Dass sich Extreme – auch und ganz besonders extreme Gegensätze – letztendlich berühren, ist schon fast ein Gemeinplatz. Darauf politisches Theater der intelligenten und grotesken Sorte aufzubauen, bei dem Phrasendreschereien à la Pegida auf selbige islamistischer Hassprediger trifft, braucht Mut und Geschick. Regisseur Hermann Schmidt-Rahmer gelang dieses Kunststück mit der Essener Premiere von Mark Ravenhills Wir sind die Guten. Erschöpft von der hysterischen Komik, die in der eigenen wie der fremden Paranoia stecken kann: Daniel Christensen (Foto: Martin Kaufhold)
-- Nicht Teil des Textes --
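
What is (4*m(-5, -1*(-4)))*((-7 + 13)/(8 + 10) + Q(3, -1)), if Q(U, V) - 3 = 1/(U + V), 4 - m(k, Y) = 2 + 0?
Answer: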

Für mich waren daran gleich mehrere Dinge ausgesprochen erstaunlich. Ich bin alles andere als ein Fan vom heutigen Dauereinsatz von Videos im Theater – aber hier passt das perfekt. Das scheint bereits notwendig, weil sonst außer dem (Spiel)Häuschen nichts mehr auf der Bühne (Adrian Ganea) wäre außer Leere. Es ist aber notwendig, weil nur so die atemberaubende Brüche zwischen Realität und Fiktion sichtbar gemacht werden können. Was im Spiel der Darsteller auf der Bühne in einem Moment heftigste, verzerrte Karrikatur erscheint, erweist sich in der nächsten Sekunde als reines Zitat — meist jedoch der jeweiligen Gegenseite.
. No Burka mit Burka: Stephanie Schönfeld und Silvia Weiskopf in Blau auf Greenscreenteppich… (Foto: Martin Kaufhold)
Außerdem braucht es die Perspektivwechsel, die Ausblicke ins Foyer, auf die Straße, und die Momente, in denen die Schauspieler aus der Obermaschinerie gefilmt plötzlich winzig werden, verloren trotz oder gerade wegen ihrer so großen, ja übergroßen Gefühle. Sonst bliebe man stecken in den überschäumenden Emotionen, den Phrasen und Gemeinplätzen (an deren zugespitzter Form Elfriede Jelinek vermutlich ihre Freude hätte) und die Karrikaturen verpufften im Unmittelbaren.
Denn das Erstaunliche an dem Stück ist – es ist so böse, so verzweifelt, so wütend, so hilflos, ganz so, wie man sich als denkender Mensch angesichts Hasspredigern jedweder Richtung, seien es Islamisten oder Pegida-Anhänger (oder manchmal auch nur Koffeinintolerante …) fühlt, und doch ist das Lachen, das es unweigerlich erzeugt, befreiend. Es gibt keine Lösungen, erst recht keine einfachen, scheint die Inszenierung zu sagen, aber das ist weder ein Grund, in Aktionismus zu verfallen noch zu verzweifeln. Erstmal hinsehen, lachen und dann vielleicht in Ruhe nachdenken, statt sich von Paranoia oder Hysterie jagen zu lassen …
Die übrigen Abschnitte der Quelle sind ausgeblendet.